Costa prometeu que cumpriria a fórmula de atualização das pensões e agora voltou atrás?
Sim, embora, voltamos a ressalvar, os pensionistas não deixarão de receber exatamente o mesmo valor (se a fórmula de cálculo tivesse sido cumprida tal como disposto na lei) até ao final de 2023. O efeito de incumprimento da fórmula de cálculo apenas resultará em valores mais baixos a partir de 2024.
“Não há a mínima dúvida de que iremos cumprir a fórmula [de cálculo da atualização das pensões] que existe desde a reforma de 2007. As leis existem para serem cumpridas“, garantiu António Costa, a 20 de junho de 2022, no âmbito de uma conferência da CNN Portugal que incluiu uma emissão especial do programa “O Princípio da Incerteza”.
De acordo com o primeiro-ministro, essa lei “significa que, para o ano, haverá um aumento histórico do valor das pensões“.

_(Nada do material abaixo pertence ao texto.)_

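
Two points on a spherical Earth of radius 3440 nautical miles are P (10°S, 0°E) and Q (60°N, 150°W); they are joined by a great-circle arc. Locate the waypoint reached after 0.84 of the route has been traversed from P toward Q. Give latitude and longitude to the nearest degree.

Convert each endpoint to a unit vector on the sphere (x = cos φ cos λ, y = cos φ sin λ, z = sin φ).
The central angle between the endpoints is δ = arccos(p₁·p₂) ≈ 2.186 rad (125.2°).
Interpolate at f = 0.84 with slerp weights a = sin((1−f)δ)/sin δ ≈ 0.419, b = sin(fδ)/sin δ ≈ 1.181.
p = a·p₁ + b·p₂ ≈ (-0.099, -0.295, 0.950); φ = arcsin(p_z) ≈ 71.86°, λ = atan2(p_y, p_x) ≈ -108.45°.

≈ (72°N, 108°W)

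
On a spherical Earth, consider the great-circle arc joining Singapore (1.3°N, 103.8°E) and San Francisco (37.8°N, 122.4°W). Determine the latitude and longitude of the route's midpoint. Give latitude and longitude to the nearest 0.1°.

The haversine formula gives a central angle δ ≈ 2.133 rad (122.2°) between the endpoints.
Interpolate at f = 1/2 with slerp weights a = sin((1−f)δ)/sin δ ≈ 1.035, b = sin(fδ)/sin δ ≈ 1.035.
p = a·p₁ + b·p₂ ≈ (-0.685, 0.314, 0.658); φ = arcsin(p_z) ≈ 41.11°, λ = atan2(p_y, p_x) ≈ 155.35°.

≈ 41.1°N, 155.3°E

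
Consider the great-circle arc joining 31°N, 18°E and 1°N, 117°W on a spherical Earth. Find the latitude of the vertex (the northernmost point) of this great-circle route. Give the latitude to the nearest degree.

≈ 41°N

The great circle lies in the plane with unit normal n̂ = (p₁ × p₂)/|p₁ × p₂|.
Here n̂_z ≈ -0.755; the vertex latitude is φ_max = arccos|n̂_z| ≈ 40.9°.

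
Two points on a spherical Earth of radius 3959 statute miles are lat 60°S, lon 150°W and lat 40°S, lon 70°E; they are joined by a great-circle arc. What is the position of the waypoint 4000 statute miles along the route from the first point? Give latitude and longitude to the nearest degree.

≈ lat 56°S, lon 80°E

Convert each endpoint to a unit vector on the sphere (x = cos φ cos λ, y = cos φ sin λ, z = sin φ).
The central angle between the endpoints is δ = arccos(p₁·p₂) ≈ 1.304 rad (74.7°). The total great-circle distance is δ·R ≈ 1.304 × 3959 ≈ 5164 mi, so the target fraction is f = 4000/5164 ≈ 0.775.
Interpolate at f ≈ 0.775 with slerp weights a = sin((1−f)δ)/sin δ ≈ 0.300, b = sin(fδ)/sin δ ≈ 0.878.
p = a·p₁ + b·p₂ ≈ (0.100, 0.557, -0.825); φ = arcsin(p_z) ≈ -55.54°, λ = atan2(p_y, p_x) ≈ 79.83°.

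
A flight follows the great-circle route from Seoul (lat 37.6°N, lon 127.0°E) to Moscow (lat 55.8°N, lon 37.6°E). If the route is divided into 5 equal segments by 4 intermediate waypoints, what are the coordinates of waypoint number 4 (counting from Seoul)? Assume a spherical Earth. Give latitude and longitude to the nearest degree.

≈ lat 59°N, lon 59°E

From cos δ = sin φ₁ sin φ₂ + cos φ₁ cos φ₂ cos Δλ, the central angle is δ ≈ 1.036 rad (59.4°).
Interpolate at f = 4/5 with slerp weights a = sin((1−f)δ)/sin δ ≈ 0.239, b = sin(fδ)/sin δ ≈ 0.857.
p = a·p₁ + b·p₂ ≈ (0.268, 0.445, 0.855); φ = arcsin(p_z) ≈ 58.71°, λ = atan2(p_y, p_x) ≈ 58.99°.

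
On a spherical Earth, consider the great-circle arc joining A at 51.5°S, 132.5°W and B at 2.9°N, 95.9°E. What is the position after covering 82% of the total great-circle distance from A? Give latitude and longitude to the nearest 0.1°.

Convert each endpoint to a unit vector on the sphere (x = cos φ cos λ, y = cos φ sin λ, z = sin φ).
The central angle between the endpoints is δ = arccos(p₁·p₂) ≈ 2.040 rad (116.9°).
Interpolate at f = 0.82 with slerp weights a = sin((1−f)δ)/sin δ ≈ 0.403, b = sin(fδ)/sin δ ≈ 1.115.
p = a·p₁ + b·p₂ ≈ (-0.284, 0.923, -0.259); φ = arcsin(p_z) ≈ -14.99°, λ = atan2(p_y, p_x) ≈ 107.09°.

≈ 15.0°S, 107.1°E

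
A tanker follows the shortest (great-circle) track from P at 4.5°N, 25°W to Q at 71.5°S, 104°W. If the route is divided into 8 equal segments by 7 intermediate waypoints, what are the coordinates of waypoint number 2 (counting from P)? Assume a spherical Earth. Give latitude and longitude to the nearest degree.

≈ 17°S, 32°W

Write both endpoints as unit vectors p₁, p₂ with components (cos φ cos λ, cos φ sin λ, sin φ).
The central angle between the endpoints is δ = arccos(p₁·p₂) ≈ 1.585 rad (90.8°).
Interpolate at f = 2/8 with slerp weights a = sin((1−f)δ)/sin δ ≈ 0.928, b = sin(fδ)/sin δ ≈ 0.386.
p = a·p₁ + b·p₂ ≈ (0.809, -0.510, -0.293); φ = arcsin(p_z) ≈ -17.05°, λ = atan2(p_y, p_x) ≈ -32.22°.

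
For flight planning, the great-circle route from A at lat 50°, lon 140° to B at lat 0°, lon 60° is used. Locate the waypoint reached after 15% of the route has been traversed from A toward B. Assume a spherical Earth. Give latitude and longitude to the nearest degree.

Write both endpoints as unit vectors p₁, p₂ with components (cos φ cos λ, cos φ sin λ, sin φ).
The central angle between the endpoints is δ = arccos(p₁·p₂) ≈ 1.459 rad (83.6°).
Interpolate at f = 0.15 with slerp weights a = sin((1−f)δ)/sin δ ≈ 0.952, b = sin(fδ)/sin δ ≈ 0.218.
p = a·p₁ + b·p₂ ≈ (-0.359, 0.582, 0.729); φ = arcsin(p_z) ≈ 46.81°, λ = atan2(p_y, p_x) ≈ 121.68°.

≈ lat 47°, lon 122°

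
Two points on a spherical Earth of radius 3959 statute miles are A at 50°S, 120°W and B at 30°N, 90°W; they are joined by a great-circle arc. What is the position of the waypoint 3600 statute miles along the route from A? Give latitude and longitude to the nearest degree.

Write both endpoints as unit vectors p₁, p₂ with components (cos φ cos λ, cos φ sin λ, sin φ).
The central angle between the endpoints is δ = arccos(p₁·p₂) ≈ 1.472 rad (84.3°). The total great-circle distance is δ·R ≈ 1.472 × 3959 ≈ 5826 mi, so the target fraction is f = 3600/5826 ≈ 0.618.
Interpolate at f ≈ 0.618 with slerp weights a = sin((1−f)δ)/sin δ ≈ 0.536, b = sin(fδ)/sin δ ≈ 0.793.
p = a·p₁ + b·p₂ ≈ (-0.172, -0.985, -0.014); φ = arcsin(p_z) ≈ -0.80°, λ = atan2(p_y, p_x) ≈ -99.92°.

≈ 1°S, 100°W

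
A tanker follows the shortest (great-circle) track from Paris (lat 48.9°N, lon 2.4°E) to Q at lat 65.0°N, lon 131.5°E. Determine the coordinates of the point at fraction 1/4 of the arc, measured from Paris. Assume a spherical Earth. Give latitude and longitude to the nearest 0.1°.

≈ lat 62.2°N, lon 14.5°E

From cos δ = sin φ₁ sin φ₂ + cos φ₁ cos φ₂ cos Δλ, the central angle is δ ≈ 1.038 rad (59.5°).
Interpolate at f = 1/4 with slerp weights a = sin((1−f)δ)/sin δ ≈ 0.815, b = sin(fδ)/sin δ ≈ 0.298.
p = a·p₁ + b·p₂ ≈ (0.452, 0.117, 0.884); φ = arcsin(p_z) ≈ 62.17°, λ = atan2(p_y, p_x) ≈ 14.48°.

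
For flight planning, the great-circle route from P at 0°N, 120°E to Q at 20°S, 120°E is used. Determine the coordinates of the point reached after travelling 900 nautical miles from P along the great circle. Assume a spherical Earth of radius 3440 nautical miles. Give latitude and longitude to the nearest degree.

≈ 15°S, 120°E

From cos δ = sin φ₁ sin φ₂ + cos φ₁ cos φ₂ cos Δλ, the central angle is δ ≈ 0.349 rad (20.0°). The total great-circle distance is δ·R ≈ 0.349 × 3440 ≈ 1201 nmi, so the target fraction is f = 900/1201 ≈ 0.750.
Interpolate at f ≈ 0.750 with slerp weights a = sin((1−f)δ)/sin δ ≈ 0.255, b = sin(fδ)/sin δ ≈ 0.756.
p = a·p₁ + b·p₂ ≈ (-0.483, 0.837, -0.259); φ = arcsin(p_z) ≈ -14.99°, λ = atan2(p_y, p_x) ≈ 120.00°.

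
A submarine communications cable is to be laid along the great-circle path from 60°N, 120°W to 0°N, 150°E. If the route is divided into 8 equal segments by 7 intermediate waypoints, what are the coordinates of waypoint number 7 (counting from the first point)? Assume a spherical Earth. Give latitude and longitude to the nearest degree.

≈ 10°N, 156°E

Convert each endpoint to a unit vector on the sphere (x = cos φ cos λ, y = cos φ sin λ, z = sin φ).
The central angle between the endpoints is δ = arccos(p₁·p₂) ≈ 1.571 rad (90.0°).
Interpolate at f = 7/8 with slerp weights a = sin((1−f)δ)/sin δ ≈ 0.195, b = sin(fδ)/sin δ ≈ 0.981.
p = a·p₁ + b·p₂ ≈ (-0.898, 0.406, 0.169); φ = arcsin(p_z) ≈ 9.73°, λ = atan2(p_y, p_x) ≈ 155.68°.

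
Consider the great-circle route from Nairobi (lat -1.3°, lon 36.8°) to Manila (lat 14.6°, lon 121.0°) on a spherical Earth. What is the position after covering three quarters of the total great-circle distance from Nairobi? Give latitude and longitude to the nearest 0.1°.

≈ lat 12.6°, lon 99.3°

The haversine formula gives a central angle δ ≈ 1.479 rad (84.7°) between the endpoints.
Interpolate at f = 3/4 with slerp weights a = sin((1−f)δ)/sin δ ≈ 0.363, b = sin(fδ)/sin δ ≈ 0.899.
p = a·p₁ + b·p₂ ≈ (-0.158, 0.963, 0.218); φ = arcsin(p_z) ≈ 12.61°, λ = atan2(p_y, p_x) ≈ 99.30°.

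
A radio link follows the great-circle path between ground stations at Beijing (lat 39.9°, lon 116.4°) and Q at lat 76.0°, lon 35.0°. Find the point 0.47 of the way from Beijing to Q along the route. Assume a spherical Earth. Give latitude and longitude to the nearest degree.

≈ lat 61°, lon 101°

From cos δ = sin φ₁ sin φ₂ + cos φ₁ cos φ₂ cos Δλ, the central angle is δ ≈ 0.863 rad (49.4°).
Interpolate at f = 0.47 with slerp weights a = sin((1−f)δ)/sin δ ≈ 0.581, b = sin(fδ)/sin δ ≈ 0.519.
p = a·p₁ + b·p₂ ≈ (-0.095, 0.471, 0.877); φ = arcsin(p_z) ≈ 61.25°, λ = atan2(p_y, p_x) ≈ 101.43°.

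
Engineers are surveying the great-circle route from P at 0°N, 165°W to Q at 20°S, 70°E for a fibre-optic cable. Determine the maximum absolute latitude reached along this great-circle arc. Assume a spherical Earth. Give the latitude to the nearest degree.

≈ 24°S

The great circle lies in the plane with unit normal n̂ = (p₁ × p₂)/|p₁ × p₂|.
Here n̂_z ≈ -0.914; the vertex latitude is φ_max = arccos|n̂_z| ≈ 24.0°.
Check via Clairaut: cos φ_max = |cos φ₁| · sin C = cos(0.0°)·sin(114.0°) ≈ 0.914, again giving ≈ 24.0°.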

“Um aumento pela conjugação de se registar este ano um valor anormalmente alto do crescimento [do PIB] muito por efeito comparativo do ano passado e um aumento histórico também muito significativo da taxa de inflação. (…) Estes dois efeitos conjugados vão gerar um grande aumento das pensões de reforma no próximo ano. Isso são dados que nós sabemos”, concluiu.
A partir de quando é que o sistema de Segurança Social vai começar a entrar em défice?
No relatório sobre a sustentabilidade financeira da Segurança Social (pode consultar aqui), anexo ao Orçamento do Estado para 2022 (OE2022), informa-se que “os primeiros saldos negativos do sistema previdencial são esperados no início da década de 2030, podendo atingir valores negativos até 1% do PIB em meados da década de 2040“.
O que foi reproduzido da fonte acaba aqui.